Mário Centeno tinha uma tarefa complicada: saudar a Grécia pela saída do programa de ajustamento com palavras que agradassem a gregos e a alemães, com os portugueses, principalmente os parceiros do Governo, à espera de algum deslize. A avaliar pelas reacções da esquerda e dos gregos, o também ministro das Finanças de Portugal parece ter agradado apenas a alemães. A contradição entre Centeno-presidente-do-Eurogrupo e Centeno-ministro-de-um-Governo-que-criticou-as-políticas da-troika levou a que, por cá, a esquerda se agitasse, incluindo o próprio PS.

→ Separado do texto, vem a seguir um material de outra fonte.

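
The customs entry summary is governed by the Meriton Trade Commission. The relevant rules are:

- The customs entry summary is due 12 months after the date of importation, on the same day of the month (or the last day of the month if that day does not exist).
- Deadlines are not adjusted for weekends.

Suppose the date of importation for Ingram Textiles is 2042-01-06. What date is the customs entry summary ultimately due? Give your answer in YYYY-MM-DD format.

Moving 12 months forward from 2042-01-06 on the corresponding day gives 2043-01-06.
2043-01-06 is a Tuesday; no weekend or holiday adjustment applies.
Deadline: 2043-01-06.

2043-01-06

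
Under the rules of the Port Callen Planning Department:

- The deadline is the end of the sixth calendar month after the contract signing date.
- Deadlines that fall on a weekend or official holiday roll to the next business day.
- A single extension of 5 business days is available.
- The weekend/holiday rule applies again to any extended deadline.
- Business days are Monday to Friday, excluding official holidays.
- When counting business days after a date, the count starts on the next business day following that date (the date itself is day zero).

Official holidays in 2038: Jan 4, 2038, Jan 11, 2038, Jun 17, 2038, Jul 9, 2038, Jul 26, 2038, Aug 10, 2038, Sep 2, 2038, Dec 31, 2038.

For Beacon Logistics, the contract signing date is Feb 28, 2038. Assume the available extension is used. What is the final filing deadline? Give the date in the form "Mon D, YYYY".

Sep 8, 2038

6 months after Feb 28, 2038 falls in August 2038; the last day of that month is Aug 31, 2038.
Aug 31, 2038 (Tuesday) is already a business day.
The 5-business-day extension runs from Aug 31, 2038 to Sep 8, 2038.
Since Sep 8, 2038 is a Wednesday and not a holiday, the date is unchanged.
So the filing is due Sep 8, 2038.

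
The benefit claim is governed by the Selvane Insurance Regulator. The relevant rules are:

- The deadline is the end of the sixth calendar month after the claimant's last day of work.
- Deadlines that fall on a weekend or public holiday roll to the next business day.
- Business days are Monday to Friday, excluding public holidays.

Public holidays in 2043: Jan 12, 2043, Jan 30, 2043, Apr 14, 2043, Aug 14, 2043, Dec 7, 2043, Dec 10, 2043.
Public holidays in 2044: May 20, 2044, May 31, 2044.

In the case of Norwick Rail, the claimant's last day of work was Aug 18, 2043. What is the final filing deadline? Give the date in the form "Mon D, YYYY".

6 months after Aug 18, 2043 is February 2044; that month ends on Feb 29, 2044.
Feb 29, 2044 falls on a Monday, which is a business day, so no adjustment is needed.
The final due date is Feb 29, 2044.

Feb 29, 2044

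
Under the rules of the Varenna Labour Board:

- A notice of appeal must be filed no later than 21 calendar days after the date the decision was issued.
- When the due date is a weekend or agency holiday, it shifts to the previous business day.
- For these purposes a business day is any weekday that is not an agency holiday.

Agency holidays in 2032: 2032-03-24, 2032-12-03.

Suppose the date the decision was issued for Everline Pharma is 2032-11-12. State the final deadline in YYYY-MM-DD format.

2032-12-02

Trigger date 2032-11-12 + 21 calendar days = 2032-12-03.
Because 2032-12-03 is a listed holiday, the deadline becomes 2032-12-02 (Thursday).
Final deadline: 2032-12-02.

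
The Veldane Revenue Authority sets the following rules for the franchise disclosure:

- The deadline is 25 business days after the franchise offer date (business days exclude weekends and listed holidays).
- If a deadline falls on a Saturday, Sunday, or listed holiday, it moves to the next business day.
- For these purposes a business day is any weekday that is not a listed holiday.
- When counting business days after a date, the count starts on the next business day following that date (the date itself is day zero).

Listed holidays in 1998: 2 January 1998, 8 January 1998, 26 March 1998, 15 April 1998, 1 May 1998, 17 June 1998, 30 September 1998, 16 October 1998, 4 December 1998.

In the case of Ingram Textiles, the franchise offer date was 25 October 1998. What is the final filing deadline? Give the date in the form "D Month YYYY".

Starting the day after 25 October 1998 and counting 25 business days lands on 27 November 1998.
27 November 1998 falls on a Friday, which is a business day, so no adjustment is needed.
Deadline: 27 November 1998.

27 November 1998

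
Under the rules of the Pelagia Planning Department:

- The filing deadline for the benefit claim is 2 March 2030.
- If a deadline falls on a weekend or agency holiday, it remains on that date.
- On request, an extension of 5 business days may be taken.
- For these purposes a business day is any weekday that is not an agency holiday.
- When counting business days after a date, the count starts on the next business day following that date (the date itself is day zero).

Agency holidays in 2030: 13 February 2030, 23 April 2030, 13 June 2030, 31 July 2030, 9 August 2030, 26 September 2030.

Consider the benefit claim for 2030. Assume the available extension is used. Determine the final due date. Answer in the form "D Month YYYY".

The statutory due date is 2 March 2030.
No adjustment is made for weekends or holidays, so 2 March 2030 stands.
Applying the 5-business-day extension: 5 business days after 2 March 2030 is 8 March 2030.
8 March 2030 falls on a Friday. The rules make no weekend/holiday allowance, so it remains 8 March 2030.
The final due date is 8 March 2030.

8 March 2030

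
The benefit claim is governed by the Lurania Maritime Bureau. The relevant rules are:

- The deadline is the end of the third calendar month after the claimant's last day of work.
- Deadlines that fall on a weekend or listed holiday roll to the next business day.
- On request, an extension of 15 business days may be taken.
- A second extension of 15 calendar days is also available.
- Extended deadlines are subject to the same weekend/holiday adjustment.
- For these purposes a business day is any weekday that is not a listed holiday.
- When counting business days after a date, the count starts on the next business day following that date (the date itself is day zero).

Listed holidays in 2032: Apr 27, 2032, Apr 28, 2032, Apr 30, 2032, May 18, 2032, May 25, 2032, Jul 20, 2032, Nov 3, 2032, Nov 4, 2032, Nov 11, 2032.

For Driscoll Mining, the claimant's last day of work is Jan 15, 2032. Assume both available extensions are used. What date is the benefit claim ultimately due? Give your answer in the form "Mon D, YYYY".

Jun 10, 2032

The third month after Jan 15, 2032 is April 2032, whose last day is Apr 30, 2032.
Because Apr 30, 2032 is a listed holiday, the deadline becomes May 3, 2032 (Monday).
Applying the 15-business-day extension: 15 business days after May 3, 2032 is May 26, 2032.
May 26, 2032 (Wednesday) is already a business day.
Applying the 15-calendar-day extension: May 26, 2032 + 15 days = Jun 10, 2032.
Jun 10, 2032 falls on a Thursday, which is a business day, so no adjustment is needed.
The final due date is Jun 10, 2032.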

João Galamba deu voz ao descontentamento que em privado foi correndo entre alguns socialistas. Contudo, ficou sozinho na praça pública. Na hora de escolherem entre a defesa de Centeno e a crítica ao seu discurso, a maioria dos socialistas preferiram o silêncio. É hora de reunir tropas. Numa altura em que o Governo negoceia o Orçamento do Estado e se prepara para um ano eleitoral, qualquer ataque dentro de portas seria "gratuito" e mais prejudicial ao partido do que o silêncio, admite um elemento do PS. 

Mas Galamba decidiu vincar aquilo que tem defendido em relação aos gregos. "Acho que é um vídeo de propaganda, lamentável, que ignora a realidade do que aconteceu. Varoufakis disse que parecia um vídeo norte-coreano. Não anda longe da verdade", começa por dizer em declarações ao PÚBLICO.

Para o deputado, ex-porta-voz do PS, numa altura em que se combate o crescimento da extrema-direita, este tipo de discurso é preocupante. "Há um consenso à esquerda e à direita de que o programa grego foi um desastre e no final desse programa, o que se exigia era que as instituições europeias, desde a Comissão Europeia ao Eurogrupo, aprendessem com a experiência grega", diz. 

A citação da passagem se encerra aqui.